I am following a solution to classify $G/H$, $G=\mathbb{Z}\times\mathbb{Z}\times\mathbb{Z}$, $H=\langle (1,1,2)\rangle$, according to the theorem of finitely generated abelian groups. This is my first course in abstract algebra and I am at the chapter of factor groups.
It claims that all the cosets of $G/H$ are $(m,n,0)+H$ and $(m,n,1)+H$. The way I showed they are all the cosets is:
If $c$ is even: $(a, b, c) - c/2(1, 1, 2) = (a-c/2, b-c/2, 0)$ of the form $(m,n,0)$.
If $c$ is odd: $(a, b, c) - (c-1)/2(1,1,2)=(a-(c-1)/2,b-(c-1)/2,1)$ of the form $(m,n,1)$.
where $(1,1,2)\in H$.
- Is this correct? Why do I show they are all cosets in this way? How do I come up with $(m,n,0)$ and $(m,n,1)$?
To show these two cosets are different, I computed: $(m,n,1)-(m,n,0)=(0,0,1)$ which is not in $H$, knowing that $ab^{-1}\in H$ if and only if $a\in bH$.
The solution finally says that $\mathbb{Z}^{2}$ is included in $G/H$, but I don't understand why this is the case. The elements of these two sets are different.

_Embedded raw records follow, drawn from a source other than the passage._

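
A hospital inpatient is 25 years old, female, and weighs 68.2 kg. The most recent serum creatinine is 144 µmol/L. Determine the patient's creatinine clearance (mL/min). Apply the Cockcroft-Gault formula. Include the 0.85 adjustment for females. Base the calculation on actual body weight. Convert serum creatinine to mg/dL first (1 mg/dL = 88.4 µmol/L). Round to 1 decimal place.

56.8 mL/min

SCr = 144 / 88.4 = 1.629 mg/dL
CrCl = (140 − 25) × 68.2 / (72 × 1.629) × 0.85 = 7843.0 / 117.29 × 0.85 ≈ 56.8 mL/min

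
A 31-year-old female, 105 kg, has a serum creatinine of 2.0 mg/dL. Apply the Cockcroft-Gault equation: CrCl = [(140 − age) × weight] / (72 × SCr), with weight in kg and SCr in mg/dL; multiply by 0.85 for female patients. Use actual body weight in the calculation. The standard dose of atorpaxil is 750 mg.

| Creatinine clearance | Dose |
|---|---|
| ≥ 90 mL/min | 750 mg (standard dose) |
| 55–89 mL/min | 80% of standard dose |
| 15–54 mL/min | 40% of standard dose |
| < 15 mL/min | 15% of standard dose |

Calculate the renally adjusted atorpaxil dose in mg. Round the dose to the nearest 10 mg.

CrCl = (140 − 31) × 105 / (72 × 2) × 0.85 = 11445.0 / 144.00 × 0.85 ≈ 67.6 mL/min
CrCl ≈ 68 mL/min → bracket 55–89 mL/min.
80% of 750 mg = 600 mg

600 mg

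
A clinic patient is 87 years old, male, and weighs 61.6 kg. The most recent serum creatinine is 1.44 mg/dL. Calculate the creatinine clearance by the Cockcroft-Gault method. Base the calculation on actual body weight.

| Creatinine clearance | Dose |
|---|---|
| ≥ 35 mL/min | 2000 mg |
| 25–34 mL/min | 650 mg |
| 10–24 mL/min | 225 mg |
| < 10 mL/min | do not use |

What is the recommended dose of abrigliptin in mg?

CrCl = (140 − 87) × 61.6 / (72 × 1.44) = 3264.8 / 103.68 ≈ 31.5 mL/min
CrCl ≈ 31 mL/min → bracket 25–34 mL/min.
Dose for this bracket: 650 mg.

650 mg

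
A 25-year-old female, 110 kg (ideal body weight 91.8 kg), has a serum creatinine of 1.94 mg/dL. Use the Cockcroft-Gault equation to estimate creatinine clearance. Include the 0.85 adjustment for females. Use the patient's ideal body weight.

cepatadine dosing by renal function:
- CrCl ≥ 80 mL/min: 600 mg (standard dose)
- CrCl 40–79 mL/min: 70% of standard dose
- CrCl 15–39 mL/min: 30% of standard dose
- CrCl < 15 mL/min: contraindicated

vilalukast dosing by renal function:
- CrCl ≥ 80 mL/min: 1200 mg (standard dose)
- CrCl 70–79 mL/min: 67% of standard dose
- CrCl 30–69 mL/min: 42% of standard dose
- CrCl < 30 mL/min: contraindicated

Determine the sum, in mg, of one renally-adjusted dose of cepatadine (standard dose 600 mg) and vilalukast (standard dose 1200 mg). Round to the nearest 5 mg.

925 mg

CrCl = (140 − 25) × 91.8 / (72 × 1.94) × 0.85 = 10557.0 / 139.68 × 0.85 ≈ 64.2 mL/min
CrCl ≈ 64 mL/min.
cepatadine: 40–79 mL/min → 70% of 600 mg = 420 mg.
vilalukast: 30–69 mL/min → 42% of 1200 mg = 504 mg.
Total = 420 + 504 = 924 mg.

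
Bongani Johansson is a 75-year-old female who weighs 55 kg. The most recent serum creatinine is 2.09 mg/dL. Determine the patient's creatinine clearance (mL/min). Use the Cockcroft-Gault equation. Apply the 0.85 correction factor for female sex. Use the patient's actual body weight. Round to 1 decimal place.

CrCl = (140 − 75) × 55 / (72 × 2.09) × 0.85 = 3575.0 / 150.48 × 0.85 ≈ 20.2 mL/min

20.2 mL/min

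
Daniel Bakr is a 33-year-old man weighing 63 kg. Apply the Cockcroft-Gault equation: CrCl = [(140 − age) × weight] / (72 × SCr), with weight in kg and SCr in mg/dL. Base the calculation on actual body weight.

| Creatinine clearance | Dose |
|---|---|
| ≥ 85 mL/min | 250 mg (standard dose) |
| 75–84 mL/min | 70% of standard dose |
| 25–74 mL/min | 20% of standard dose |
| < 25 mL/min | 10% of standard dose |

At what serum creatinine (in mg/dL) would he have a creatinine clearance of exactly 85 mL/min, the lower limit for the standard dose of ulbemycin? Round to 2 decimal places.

1.10 mg/dL

Standard dose requires CrCl ≥ 85 mL/min.
Set (140 − 33) × 63 / (72 × SCr) = 85
SCr = (140 − 33) × 63 / (72 × 85) = 1.101 mg/dL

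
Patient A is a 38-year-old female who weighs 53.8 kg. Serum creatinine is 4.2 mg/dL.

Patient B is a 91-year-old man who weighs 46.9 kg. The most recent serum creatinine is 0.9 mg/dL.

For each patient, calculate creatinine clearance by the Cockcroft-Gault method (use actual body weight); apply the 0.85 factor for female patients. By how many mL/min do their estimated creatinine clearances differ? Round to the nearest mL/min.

20 mL/min

Patient A: CrCl = (140 − 38) × 53.8 / (72 × 4.2) × 0.85 = 5487.6 / 302.40 × 0.85 ≈ 15.4 mL/min
Patient B: CrCl = (140 − 91) × 46.9 / (72 × 0.9) = 2298.1 / 64.80 ≈ 35.5 mL/min
|15.4 − 35.5| = 20.1 mL/min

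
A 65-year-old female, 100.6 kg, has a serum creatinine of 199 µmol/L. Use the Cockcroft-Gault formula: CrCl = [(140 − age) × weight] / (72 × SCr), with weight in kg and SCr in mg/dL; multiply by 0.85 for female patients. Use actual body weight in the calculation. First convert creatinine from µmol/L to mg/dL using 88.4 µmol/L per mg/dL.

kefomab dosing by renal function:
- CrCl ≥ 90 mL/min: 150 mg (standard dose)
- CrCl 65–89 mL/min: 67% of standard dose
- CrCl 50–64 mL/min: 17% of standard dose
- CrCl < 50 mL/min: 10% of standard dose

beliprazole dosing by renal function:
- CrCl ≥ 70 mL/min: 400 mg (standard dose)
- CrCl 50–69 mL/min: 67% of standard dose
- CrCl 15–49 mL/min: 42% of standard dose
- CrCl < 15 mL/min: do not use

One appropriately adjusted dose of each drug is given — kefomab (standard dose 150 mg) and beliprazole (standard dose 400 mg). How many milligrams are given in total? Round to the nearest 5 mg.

185 mg

SCr = 199 / 88.4 = 2.251 mg/dL
CrCl = (140 − 65) × 100.6 / (72 × 2.251) × 0.85 = 7545.0 / 162.07 × 0.85 ≈ 39.6 mL/min
CrCl ≈ 40 mL/min.
kefomab: < 50 mL/min → 10% of 150 mg = 15 mg.
beliprazole: 15–49 mL/min → 42% of 400 mg = 168 mg.
Total = 15 + 168 = 183 mg.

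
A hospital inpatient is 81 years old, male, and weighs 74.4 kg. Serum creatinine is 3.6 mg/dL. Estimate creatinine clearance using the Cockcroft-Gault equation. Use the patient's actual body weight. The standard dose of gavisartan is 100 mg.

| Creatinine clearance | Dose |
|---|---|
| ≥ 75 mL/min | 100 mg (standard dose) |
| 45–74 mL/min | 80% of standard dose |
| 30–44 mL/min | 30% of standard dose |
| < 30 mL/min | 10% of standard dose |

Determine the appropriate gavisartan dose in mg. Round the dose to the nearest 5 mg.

10 mg

CrCl = (140 − 81) × 74.4 / (72 × 3.6) = 4389.6 / 259.20 ≈ 16.9 mL/min
CrCl ≈ 17 mL/min → bracket < 30 mL/min.
10% of 100 mg = 10 mg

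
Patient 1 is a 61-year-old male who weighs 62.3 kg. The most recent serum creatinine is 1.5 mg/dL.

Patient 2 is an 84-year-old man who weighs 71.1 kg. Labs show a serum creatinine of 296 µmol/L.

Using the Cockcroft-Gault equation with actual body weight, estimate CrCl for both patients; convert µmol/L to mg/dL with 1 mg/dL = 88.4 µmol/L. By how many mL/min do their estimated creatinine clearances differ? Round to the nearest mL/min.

Patient 1: CrCl = (140 − 61) × 62.3 / (72 × 1.5) = 4921.7 / 108.00 ≈ 45.6 mL/min
Patient 2: SCr = 296 / 88.4 = 3.348 mg/dL
Patient 2: CrCl = (140 − 84) × 71.1 / (72 × 3.348) = 3981.6 / 241.06 ≈ 16.5 mL/min
|45.6 − 16.5| = 29.1 mL/min

29 mL/min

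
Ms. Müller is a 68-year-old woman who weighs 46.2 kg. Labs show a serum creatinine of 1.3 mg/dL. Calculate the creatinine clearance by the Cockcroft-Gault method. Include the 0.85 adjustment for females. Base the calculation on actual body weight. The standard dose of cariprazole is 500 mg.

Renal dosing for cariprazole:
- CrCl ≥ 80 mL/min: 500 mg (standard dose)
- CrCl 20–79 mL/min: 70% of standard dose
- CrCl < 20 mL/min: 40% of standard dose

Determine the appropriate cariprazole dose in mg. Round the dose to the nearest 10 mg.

350 mg

CrCl = (140 − 68) × 46.2 / (72 × 1.3) × 0.85 = 3326.4 / 93.60 × 0.85 ≈ 30.2 mL/min
CrCl ≈ 30 mL/min → bracket 20–79 mL/min.
70% of 500 mg = 350 mg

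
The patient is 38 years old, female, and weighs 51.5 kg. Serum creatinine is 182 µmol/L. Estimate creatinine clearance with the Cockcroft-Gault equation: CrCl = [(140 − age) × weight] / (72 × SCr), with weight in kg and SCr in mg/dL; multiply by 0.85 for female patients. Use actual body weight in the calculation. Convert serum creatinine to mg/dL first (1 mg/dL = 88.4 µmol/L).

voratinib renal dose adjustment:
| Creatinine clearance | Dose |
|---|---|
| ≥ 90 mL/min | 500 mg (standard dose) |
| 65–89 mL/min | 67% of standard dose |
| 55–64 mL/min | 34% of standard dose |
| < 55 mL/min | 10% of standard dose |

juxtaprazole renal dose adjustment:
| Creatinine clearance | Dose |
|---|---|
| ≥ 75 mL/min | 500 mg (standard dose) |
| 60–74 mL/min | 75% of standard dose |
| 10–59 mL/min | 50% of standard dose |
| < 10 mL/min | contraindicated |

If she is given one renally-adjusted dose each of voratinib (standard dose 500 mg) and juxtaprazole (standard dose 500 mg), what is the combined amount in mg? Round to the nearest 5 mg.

300 mg

SCr = 182 / 88.4 = 2.059 mg/dL
CrCl = (140 − 38) × 51.5 / (72 × 2.059) × 0.85 = 5253.0 / 148.25 × 0.85 ≈ 30.1 mL/min
CrCl ≈ 30 mL/min.
voratinib: < 55 mL/min → 10% of 500 mg = 50 mg.
juxtaprazole: 10–59 mL/min → 50% of 500 mg = 250 mg.
Total = 50 + 250 = 300 mg.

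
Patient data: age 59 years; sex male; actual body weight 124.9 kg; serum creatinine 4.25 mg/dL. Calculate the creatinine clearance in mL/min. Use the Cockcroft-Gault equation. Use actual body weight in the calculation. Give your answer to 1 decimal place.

CrCl = (140 − 59) × 124.9 / (72 × 4.25) = 10116.9 / 306.00 ≈ 33.1 mL/min

33.1 mL/min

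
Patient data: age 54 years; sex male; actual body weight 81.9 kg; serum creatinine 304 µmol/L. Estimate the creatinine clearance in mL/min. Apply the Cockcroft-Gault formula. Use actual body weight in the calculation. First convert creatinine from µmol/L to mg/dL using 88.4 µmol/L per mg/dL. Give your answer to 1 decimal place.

28.4 mL/min

SCr = 304 / 88.4 = 3.439 mg/dL
CrCl = (140 − 54) × 81.9 / (72 × 3.439) = 7043.4 / 247.61 ≈ 28.4 mL/min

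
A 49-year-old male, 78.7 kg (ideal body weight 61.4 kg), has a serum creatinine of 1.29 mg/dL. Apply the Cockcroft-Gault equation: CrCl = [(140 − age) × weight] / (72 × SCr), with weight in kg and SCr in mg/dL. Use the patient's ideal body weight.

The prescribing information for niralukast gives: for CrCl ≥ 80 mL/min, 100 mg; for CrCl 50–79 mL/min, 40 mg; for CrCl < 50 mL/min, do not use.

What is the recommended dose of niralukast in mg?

40 mg

CrCl = (140 − 49) × 61.4 / (72 × 1.29) = 5587.4 / 92.88 ≈ 60.2 mL/min
CrCl ≈ 60 mL/min → bracket 50–79 mL/min.
Dose for this bracket: 40 mg.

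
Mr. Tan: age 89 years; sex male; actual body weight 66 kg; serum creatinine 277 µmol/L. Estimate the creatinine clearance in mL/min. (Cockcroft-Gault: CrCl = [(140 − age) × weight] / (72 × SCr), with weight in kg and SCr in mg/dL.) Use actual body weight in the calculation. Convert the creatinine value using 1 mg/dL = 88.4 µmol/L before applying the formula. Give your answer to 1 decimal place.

14.9 mL/min

SCr = 277 / 88.4 = 3.133 mg/dL
CrCl = (140 − 89) × 66 / (72 × 3.133) = 3366.0 / 225.58 ≈ 14.9 mL/min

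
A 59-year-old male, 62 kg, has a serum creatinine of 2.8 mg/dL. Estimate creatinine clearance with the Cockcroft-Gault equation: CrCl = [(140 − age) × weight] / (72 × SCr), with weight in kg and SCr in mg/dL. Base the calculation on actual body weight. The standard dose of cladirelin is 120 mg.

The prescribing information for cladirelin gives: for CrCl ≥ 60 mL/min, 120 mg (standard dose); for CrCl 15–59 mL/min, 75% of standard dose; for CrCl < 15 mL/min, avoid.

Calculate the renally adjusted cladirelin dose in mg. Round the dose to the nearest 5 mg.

90 mg

CrCl = (140 − 59) × 62 / (72 × 2.8) = 5022.0 / 201.60 ≈ 24.9 mL/min
CrCl ≈ 25 mL/min → bracket 15–59 mL/min.
75% of 120 mg = 90 mg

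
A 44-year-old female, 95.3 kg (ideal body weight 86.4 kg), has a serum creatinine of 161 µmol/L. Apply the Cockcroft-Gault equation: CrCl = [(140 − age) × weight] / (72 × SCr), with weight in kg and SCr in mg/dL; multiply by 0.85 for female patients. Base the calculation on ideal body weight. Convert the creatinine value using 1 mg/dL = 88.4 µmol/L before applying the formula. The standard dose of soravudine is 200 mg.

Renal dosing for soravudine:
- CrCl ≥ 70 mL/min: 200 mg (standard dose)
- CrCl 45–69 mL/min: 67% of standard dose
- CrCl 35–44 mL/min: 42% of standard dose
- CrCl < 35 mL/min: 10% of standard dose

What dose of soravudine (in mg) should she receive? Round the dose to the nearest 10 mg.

130 mg

SCr = 161 / 88.4 = 1.821 mg/dL
CrCl = (140 − 44) × 86.4 / (72 × 1.821) × 0.85 = 8294.4 / 131.11 × 0.85 ≈ 53.8 mL/min
CrCl ≈ 54 mL/min → bracket 45–69 mL/min.
67% of 200 mg = 134 mg → 130 mg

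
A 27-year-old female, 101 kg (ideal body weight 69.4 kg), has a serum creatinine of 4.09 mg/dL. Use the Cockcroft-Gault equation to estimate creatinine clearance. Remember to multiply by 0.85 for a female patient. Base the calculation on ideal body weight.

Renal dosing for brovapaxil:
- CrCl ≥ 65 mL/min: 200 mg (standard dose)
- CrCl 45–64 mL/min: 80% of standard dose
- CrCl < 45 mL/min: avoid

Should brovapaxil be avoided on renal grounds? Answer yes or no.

CrCl = (140 − 27) × 69.4 / (72 × 4.09) × 0.85 = 7842.2 / 294.48 × 0.85 ≈ 22.6 mL/min
CrCl ≈ 23 mL/min, which is < 45 mL/min.

yes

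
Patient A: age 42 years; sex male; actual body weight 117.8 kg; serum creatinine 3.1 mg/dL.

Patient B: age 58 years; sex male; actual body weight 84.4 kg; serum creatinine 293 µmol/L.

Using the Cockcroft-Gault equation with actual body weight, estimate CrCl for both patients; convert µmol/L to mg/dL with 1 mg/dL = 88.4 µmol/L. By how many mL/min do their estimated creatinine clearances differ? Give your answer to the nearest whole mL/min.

Patient A: CrCl = (140 − 42) × 117.8 / (72 × 3.1) = 11544.4 / 223.20 ≈ 51.7 mL/min
Patient B: SCr = 293 / 88.4 = 3.314 mg/dL
Patient B: CrCl = (140 − 58) × 84.4 / (72 × 3.314) = 6920.8 / 238.61 ≈ 29.0 mL/min
|51.7 − 29.0| = 22.7 mL/min

23 mL/min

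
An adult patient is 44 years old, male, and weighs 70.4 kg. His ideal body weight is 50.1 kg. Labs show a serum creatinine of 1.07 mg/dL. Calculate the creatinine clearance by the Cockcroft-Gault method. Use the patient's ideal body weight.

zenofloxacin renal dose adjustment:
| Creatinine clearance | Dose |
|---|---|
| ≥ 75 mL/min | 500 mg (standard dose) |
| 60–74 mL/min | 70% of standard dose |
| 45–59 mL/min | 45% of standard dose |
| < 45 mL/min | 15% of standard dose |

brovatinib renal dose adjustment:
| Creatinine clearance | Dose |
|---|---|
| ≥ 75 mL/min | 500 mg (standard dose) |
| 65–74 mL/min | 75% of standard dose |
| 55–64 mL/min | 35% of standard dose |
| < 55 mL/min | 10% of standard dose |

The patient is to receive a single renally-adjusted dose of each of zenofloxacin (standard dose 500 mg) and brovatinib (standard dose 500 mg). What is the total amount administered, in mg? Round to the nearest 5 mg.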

EDIT: I don't know why my question was marked as duplicate to... my other question? These are two very different questions with two different methods. If these two are the same then no other $\mathbb{Z}^3/H$ question will be allowed in this site?
First of all, I recommend that you forget about cosets. Quotient groups are not really about cosets. When you encounter a quotient group, the following definition* is very useful.
Very much related to this definition is the fundamental theorem on homomorphisms, or equivalently, the universal property of quotient groups. Cosets provide a possible construction of quotient groups (there are others as well), but in practice the mentioned definition is much more useful. Computer scientists would call cosets an implementation detail.
*Strictly speaking, this does not specify $G/N$ in a unique way (with the traditional meaning of that word), but any two quotient groups, defined that way, will be canonically isomorphic to each other. And that's enough (for structural mathematics). This also justifies taking this, what many just call a characterization, as a definition.
So when you want to determine a quotient group $G/N$, the only thing you gotta do is to find a group $Q$ with a surjective homomorphism $G \to Q$ with kernel $N$. Then $Q$ will be one model of $G/N$.
Let us consider the example $\mathbb{Z}^3 / (0 \times 0 \times \mathbb{Z})$. We need to find a surjective homomorphism $\mathbb{Z}^3 \to {???}$ with kernel $0 \times 0 \times \mathbb{Z}$. Well, the homomorphism $\mathbb{Z}^3 \to \mathbb{Z}^2$, $(a,b,c) \mapsto (a,b)$ is clearly surjective and has kernel $0 \times 0 \times \mathbb{Z}$. Hence, the quotient group is realized by $\mathbb{Z}^2$.
Next, we have the following basic result (which follows immediately from the fundamental theorem on homomorphisms): If $f : G \to G'$ is an isomorphism of groups, $H \subseteq G$ is a normal subgroup, $H' := f(H)$, then there is a unique isomorphism $\overline{f} : G/H \to G'/H'$ which is characterized by $\overline{f}([g]) = [f(g)]$, where I denote the canonical projection $G \to G/H$ by $g \mapsto [g]$.
There is an isomorphism $f : \mathbb{Z}^3 \to \mathbb{Z}^3$ that maps $\langle (1,1,2) \rangle$ onto $0 \times 0 \times \mathbb{Z}$, namely $(a,b,c) \mapsto (b-a,c-2a,a)$. It is clearly a homomorphism with that property, and it is an isomorphism since you can define an inverse: $(u,v,w) \mapsto (w,u+w,v+2w)$.
The basic result hence implies $$\mathbb{Z}^3 / \langle (1,1,2) \rangle \cong \mathbb{Z}^3 / (0 \times 0 \times \mathbb{Z}) \cong \mathbb{Z}^2.$$
By the way, we can generalize the result: If $(a_1,\dotsc,a_n) \in \mathbb{Z}^n$ is arbitrary, then $\mathbb{Z}^n / \langle (a_1,\dotsc,a_n) \rangle \cong \mathbb{Z}^{n-1} ~ \oplus ~ \mathbb{Z}/\mathrm{gcd}(a_1,\dotsc,a_n)$.